A state circuit judge has issued his formal order stalling Florida’s 15-week abortion ban days after determining the law unconstitutional. However, that injunction was quickly scrapped after the state filed a notice to appeal.
In a 68-page order released Tuesday, Judge John Cooper followed through on his verbal ruling Thursday, a preliminary win for abortion rights advocates. Abortion providers and advocates seek to defeat the Republican-backed law (HB 5) by proving that it violates the right to privacy written in the Florida Constitution.

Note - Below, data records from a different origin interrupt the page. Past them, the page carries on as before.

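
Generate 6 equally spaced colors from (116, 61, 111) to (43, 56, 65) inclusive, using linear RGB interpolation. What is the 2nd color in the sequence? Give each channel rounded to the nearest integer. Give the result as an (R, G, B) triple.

With 6 swatches and endpoints inclusive, swatch 2 sits at t = (2 − 1)/(6 − 1) = 1/5 ≈ 0.2.
R = 116 + 0.2 × (43 − 116) = 101.4 → 101
G = 61 + 0.2 × (56 − 61) = 60 → 60
B = 111 + 0.2 × (65 − 111) = 101.8 → 102

(101, 60, 102)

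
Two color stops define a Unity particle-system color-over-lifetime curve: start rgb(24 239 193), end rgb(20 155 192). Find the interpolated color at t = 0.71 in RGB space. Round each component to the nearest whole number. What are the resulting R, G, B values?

R = 24 + 0.71 × (20 − 24) = 24 + 0.71 × -4 = 21.16 → 21
G = 239 + 0.71 × (155 − 239) = 239 + 0.71 × -84 = 179.36 → 179
B = 193 + 0.71 × (192 − 193) = 193 + 0.71 × -1 = 192.29 → 192

(21, 179, 192)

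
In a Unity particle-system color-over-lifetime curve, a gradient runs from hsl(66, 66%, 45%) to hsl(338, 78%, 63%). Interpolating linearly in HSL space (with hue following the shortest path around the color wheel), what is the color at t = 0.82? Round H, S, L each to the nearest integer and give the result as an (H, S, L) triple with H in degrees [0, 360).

Hue: 338 − 66 = 272°, but |272| > 180 so the shorter arc goes the other way: Δh = 272 − 360 = -88°.
H = 66 + 0.82 × (-88) = -6.16 → -6 → -6 mod 360 = 354°
S = 66 + 0.82 × (78 − 66) = 75.84 → 76%
L = 45 + 0.82 × (63 − 45) = 59.76 → 60%

(354, 76, 60)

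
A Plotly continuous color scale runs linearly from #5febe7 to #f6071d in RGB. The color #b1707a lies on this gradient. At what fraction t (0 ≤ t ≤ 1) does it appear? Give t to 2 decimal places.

0.54

Invert the lerp on the G channel (largest span, 228): t = (112 − 235) / (7 − 235) = -123/-228 = 0.53947.
Check on R: (177 − 95)/(246 − 95) = 0.543 ✓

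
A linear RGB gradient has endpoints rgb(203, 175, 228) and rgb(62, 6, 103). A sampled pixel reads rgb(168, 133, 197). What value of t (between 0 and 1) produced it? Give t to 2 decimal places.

0.25

Invert the lerp on the G channel (largest span, 169): t = (133 − 175) / (6 − 175) = -42/-169 = 0.24852.
Check on R: (168 − 203)/(62 − 203) = 0.2482 ✓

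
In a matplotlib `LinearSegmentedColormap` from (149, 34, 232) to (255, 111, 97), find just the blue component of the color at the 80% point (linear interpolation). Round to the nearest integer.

B = 232 + 0.8 × (97 − 232) = 124 → 124

124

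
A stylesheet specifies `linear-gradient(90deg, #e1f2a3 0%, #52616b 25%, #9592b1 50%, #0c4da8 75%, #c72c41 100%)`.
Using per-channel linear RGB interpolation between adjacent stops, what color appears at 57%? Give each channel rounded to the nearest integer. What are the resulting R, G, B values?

57% lies between the 50% and 75% stops, so the local fraction is t = (57 − 50)/(75 − 50) = 7/25 ≈ 0.28.
#9592b1 → (149, 146, 177); #0c4da8 → (12, 77, 168).
R = 149 + 0.28 × (12 − 149) = 110.64 → 111
G = 146 + 0.28 × (77 − 146) = 126.68 → 127
B = 177 + 0.28 × (168 − 177) = 174.48 → 174

(111, 127, 174)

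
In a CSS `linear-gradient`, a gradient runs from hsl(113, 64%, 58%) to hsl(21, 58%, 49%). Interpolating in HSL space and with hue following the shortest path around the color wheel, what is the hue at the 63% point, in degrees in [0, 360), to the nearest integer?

Hue arc: Δh = 21 − 113 = -92° (|Δh| ≤ 180, already the shorter path).
H = 113 + 0.63 × (-92) = 55.04 → 55°

55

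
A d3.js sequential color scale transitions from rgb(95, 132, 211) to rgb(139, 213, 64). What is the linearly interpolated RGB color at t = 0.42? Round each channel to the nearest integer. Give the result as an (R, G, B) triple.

(113, 166, 149)

R = 95 + 0.42 × (139 − 95) = 95 + 0.42 × 44 = 113.48 → 113
G = 132 + 0.42 × (213 − 132) = 132 + 0.42 × 81 = 166.02 → 166
B = 211 + 0.42 × (64 − 211) = 211 + 0.42 × -147 = 149.26 → 149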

“Without HB 5, women in Florida can obtain abortions for any reason up until fetal viability. With HB 5, women in Florida are unable to obtain an abortion between 15 weeks (from the last menstrual period) and fetal viability unless one of HB 5’s narrow exceptions applies,” Cooper wrote.
Gov. Ron DeSantis signed Florida’s 15-week abortion ban in April, calling it a protection of life for those that can’t protect themselves. Speaking in Sanford after Cooper’s initial ruling on Thursday, DeSantis told a crowd the ruling wasn’t unexpected.
“It was not, of course, something that we were happy to see,” DeSantis said. “These are unborn babies that have heartbeat, they can feel pain, they can suck their thumb. To say that the state constitution mandates things like dismemberment abortions, I just don’t think that’s the proper interpretation.”
Since the state has filed a notice to appeal the decision, Monday’s injunction has already been lifted, meaning HB 5 remains in effect.
The law kicked in Friday, exactly one week after the U.S. Supreme Court upheld Mississippi’s 15-week abortion ban, which became the inspiration for Florida’s legislation. In upholding Mississippi’s law, the Court negated half a century of federal abortion precedent by overturning Roe v. Wade and Planned Parenthood v. Casey, eliminating the federal right to an abortion.
Cooper acknowledged the U.S. Supreme Court’s decision to overturn Roe in the Dobbs v. Jackson Women’s Health Organization case. However, he noted the Florida Supreme Court previously said the overturning of Roe v. Wade would have no bearing on the right to abortion in Florida because of the right to privacy included in the state constitution.
Democratic lawmakers and activists pushed back against the 15-week abortion ban throughout the 2022 Legislative Session. Opponents hosted rallies, packed committee rooms and flooded the phone lines of lawmakers, and that opposition was reignited last week with the U.S. Supreme Court’s ruling in the Dobbs case.
Agriculture Commissioner Nikki Fried, a Democratic candidate for Governor, was among the first to react to Cooper’s verbal ruling on Thursday.
“The 15-week abortion ban was just ruled unconstitutional in Florida. Because it is,” Fried tweeted. “We won’t go back. We will keep fighting.”
U.S. Rep. Charlie Crist, front-runner for the Democratic nomination, also issued a statement.
“Today is an important victory for freedom across the Sunshine State and Florida’s constitutional right to privacy,” he said. “The reproductive freedoms of Florida’s women stood strong in the face of Gov. DeSantis’s ongoing attempts to strip away their right to make decisions over their bodies.”
Among other criticisms, opponents lamented a provision requiring two physicians to certify a life-threatening emergency in order to obtain an abortion after 15 weeks. They contend the provision will disproportionately harm low-income and minority women, who may lack adequate access to health care.
According to a staff analysis, Florida recorded 209,645 live births in 2020 and 72,073 abortions — most of them elective.
Unlike the U.S. Constitution, the Florida Constitution is explicit about the right to privacy, which the Florida Supreme Court has previously ruled encompasses the right to an abortion. Ultimately, Florida’s 15-week abortion ban is expected to go before the Florida Supreme Court.
The legislation, sponsored by Sen. Kelli Stargel and Rep. Erin Grall, is among the strictest abortion prohibitions in the nation. The bill contains no exceptions for rape or incest, but does provide an exception if it is necessary to save a pregnant person’s life.
There are suggestions that DeSantis and Florida’s Republican-led Legislature could hold a Special Session to further reduce the window for abortions. Cooper’s ruling complicates that path.